Les principales raisons évoquées pour ces investissements dans des «Private Assets» sont les rendements supérieurs attendus ainsi que la plus grande diversification du portefeuille. Dans cette classe d’actifs, le potentiel de rendement le plus important est attribué aux capitaux privés: 69% des investisseurs tablent sur un rendement de plus de 5%.

37% d’entre eux envisagent d’augmenter la part des capitaux privés dans leur allocation d’actifs. La dette privée, les infrastructures et l’immobilier sont nettement moins recherchés. Les plus grands défis pour les investissements en «Private Assets» seraient, d’une part, les taxes peu transparentes et, d’autre part, les évaluations élevées.

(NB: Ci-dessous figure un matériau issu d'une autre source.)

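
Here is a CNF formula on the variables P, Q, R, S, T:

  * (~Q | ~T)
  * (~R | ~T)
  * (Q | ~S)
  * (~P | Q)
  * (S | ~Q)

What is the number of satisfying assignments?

Satisfying assignments:
  P=0 Q=0 R=0 S=0 T=0
  P=0 Q=0 R=0 S=0 T=1
  P=0 Q=0 R=1 S=0 T=0
  P=0 Q=1 R=0 S=1 T=0
  P=0 Q=1 R=1 S=1 T=0
  P=1 Q=1 R=0 S=1 T=0
  P=1 Q=1 R=1 S=1 T=0
That's 7 in total.

7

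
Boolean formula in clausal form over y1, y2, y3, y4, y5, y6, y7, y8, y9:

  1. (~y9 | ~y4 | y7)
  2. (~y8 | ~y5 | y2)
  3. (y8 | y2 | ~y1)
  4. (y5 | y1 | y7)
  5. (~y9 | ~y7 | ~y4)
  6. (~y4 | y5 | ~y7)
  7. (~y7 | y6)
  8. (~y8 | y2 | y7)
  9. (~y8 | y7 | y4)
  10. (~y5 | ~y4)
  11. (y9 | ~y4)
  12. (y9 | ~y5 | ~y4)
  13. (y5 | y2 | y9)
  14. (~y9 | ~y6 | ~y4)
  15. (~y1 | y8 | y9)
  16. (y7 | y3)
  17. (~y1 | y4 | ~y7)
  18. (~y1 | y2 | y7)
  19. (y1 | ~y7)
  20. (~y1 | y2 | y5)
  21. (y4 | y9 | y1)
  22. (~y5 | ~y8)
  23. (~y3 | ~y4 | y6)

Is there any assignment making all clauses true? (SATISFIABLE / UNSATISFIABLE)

y2 occurs only positively in the remaining clauses — set y2 = True.
Try y1 = True.
The remaining clauses are satisfied by y3 = True, y4 = False, y5 = False, y6 = True, y7 = False, y8 = False, y9 = True.
Every clause has at least one true literal under this assignment.
So y1=T, y2=T, y3=T, y4=F, y5=F, y6=T, y7=F, y8=F, y9=T is a satisfying assignment.

SATISFIABLE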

Question : Quels sont les facteurs qui vous inquiètent / inquièteraient si vous investissiez dans des actifs privés?

Attentes en matière de rendement inchangées

Malgré les aléas conjoncturels, les attentes des investisseurs en matière de rendement sont restées inchangées, au cours de ces 12 derniers mois. 57% des investisseurs anticipent un rendement annuel de 5 à 9% dans les 5 ans à venir. L’année précédente, cette proportion était de 60%.

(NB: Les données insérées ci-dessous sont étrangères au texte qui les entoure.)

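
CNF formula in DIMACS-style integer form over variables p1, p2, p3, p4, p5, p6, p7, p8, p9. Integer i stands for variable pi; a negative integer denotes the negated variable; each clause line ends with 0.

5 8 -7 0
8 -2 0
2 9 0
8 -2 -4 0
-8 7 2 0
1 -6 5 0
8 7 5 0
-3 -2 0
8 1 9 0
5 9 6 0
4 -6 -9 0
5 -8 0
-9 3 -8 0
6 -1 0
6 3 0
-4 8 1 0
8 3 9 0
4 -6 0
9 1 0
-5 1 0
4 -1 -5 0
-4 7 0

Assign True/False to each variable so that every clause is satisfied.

p1=True, p2=False, p3=True, p4=True, p5=True, p6=True, p7=True, p8=False, p9=True

Check each clause:
  1. (p8 | p5 | ~p7) — p5 is true.
  2. (p8 | ~p2) — ~p2 is true.
  3. (p2 | p9) — p9 is true.
  4. (~p2 | ~p4 | p8) — ~p2 is true.
  5. (p2 | ~p8 | p7) — ~p8 is true.
  6. (p1 | p5 | ~p6) — p1 is true.
  7. (p7 | p8 | p5) — p5 is true.
  8. (~p2 | ~p3) — ~p2 is true.
  9. (p9 | p1 | p8) — p1 is true.
  10. (p5 | p9 | p6) — p9 is true.
  11. (p4 | ~p6 | ~p9) — p4 is true.
  12. (p5 | ~p8) — ~p8 is true.
  13. (~p8 | p3 | ~p9) — ~p8 is true.
  14. (~p1 | p6) — p6 is true.
  15. (p3 | p6) — p3 is true.
  16. (p1 | ~p4 | p8) — p1 is true.
  17. (p9 | p3 | p8) — p9 is true.
  18. (~p6 | p4) — p4 is true.
  19. (p9 | p1) — p9 is true.
  20. (~p5 | p1) — p1 is true.
  21. (~p5 | p4 | ~p1) — p4 is true.
  22. (p7 | ~p4) — p7 is true.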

L’écart entre les investisseurs optimistes en Amérique du Nord et les investisseurs prudents en Europe s’est nettement creusé: plus des trois quarts (77%) des investisseurs étas-uniens tablent sur un rendement annualisé de 5 à 9% dans les 5 ans à venir, alors qu’ils ne sont que 42% à faire les mêmes prévisions en Europe.

Andreas Markwalder, CEO de Schroders Investment Management (Switzerland) AG, commente comme suit les résultats de cette étude: «Compte tenu des incertitudes géopolitiques, on comprend bien l’insécurité du côté des investisseurs institutionnels. Il est toutefois encourageant de constater que les attentes des investisseurs en matière de rendement restent malgré tout relativement stables – hormis pour les investisseurs européens –, de même que l’horizon de placement. Face à une conjoncture difficile, il est préférable de ne pas restructurer ou à fractionner les investissements, car cela pourrait se répercuter négativement sur le rendement du portefeuille. Et comme, dans ce contexte délicat, les fonds standards manquent souvent les objectifs financiers, on constate une demande croissante de produits taillés sur mesure.»

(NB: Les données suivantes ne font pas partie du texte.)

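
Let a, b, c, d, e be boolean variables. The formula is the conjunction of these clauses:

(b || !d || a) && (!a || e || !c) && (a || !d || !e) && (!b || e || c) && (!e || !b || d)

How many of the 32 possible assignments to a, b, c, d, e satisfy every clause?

14

Case analysis on e and a:
  e=T, a=T: c free; 3 ways for (b,d) × 2^1 = 6.
  e=T, a=F: remaining (b,c,d) ∈ {(F,F,F); (F,T,F)} — 2.
  e=F, a=T: remaining (b,c,d) ∈ {(F,F,F); (F,F,T)} — 2.
  e=F, a=F: remaining (b,c,d) ∈ {(F,F,F); (F,T,F); (T,T,F); (T,T,T)} — 4.
Total: 6 + 2 + 2 + 4 = 14.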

Georg Wunderlin, Global Head of Private Assets, Schroders, ajoute:

«Les investisseurs institutionnels sont de plus en plus nombreux à réaliser qu’en raison de leurs engagements à long terme, ils peuvent garder une part plus importante d’actifs non liquides dans leur portefeuille. Ils cherchent par conséquent à exploiter cette prime d’illiquidité tout en augmentant la diversification leur portefeuille.»

«Compte tenu du contexte actuel du marché, les investisseurs sont particulièrement intéressés par des stratégies basées sur les connaissances spécialisées d’équipes d’investisseurs. Car celles-ci sont susceptibles d’assurer une gestion la plus précise possible des rendements. Ces investissements sont typiquement constitués de rachats de petites et moyennes entreprises dans le domaine des capitaux privés ainsi que d’investissements sophistiqués dans le domaine immobilier. Dans ce domaine, l’évolution des rendements est nettement moins influencée par les cycles économiques que dans le domaine des actifs cotés.»

 


Télécharger l’étude complète (pdf, 20 pages, en anglais)


 

Cette étude internationale a été commandée pour la troisième année consécutive par Schroders afin de déterminer la position des investisseurs institutionnels concernant les objectifs d’investissement, les risques, « Private Assets » et les investissements durables. Cette étude a porté sur un spectre représentatif d’institutions, dont des fonds de pension, des compagnies d’assurance, des fonds souverains et des fondations avec une fortune total sous gestion de quelque 25,4 milliards de dollars US. Cette étude a été réalisée en mai 2019 sous la forme d’une enquête de grande envergure à l’échelle mondiale. Les 650 investisseurs institutionnels sollicités dans le cadre de cette enquête se répartissent géographiquement comme suit : 175 en Amérique du Nord, 250 en Europe, 175 en Asie et 50 en Amérique latine. Les participants à cette enquête proviennent de 20 pays du monde entier.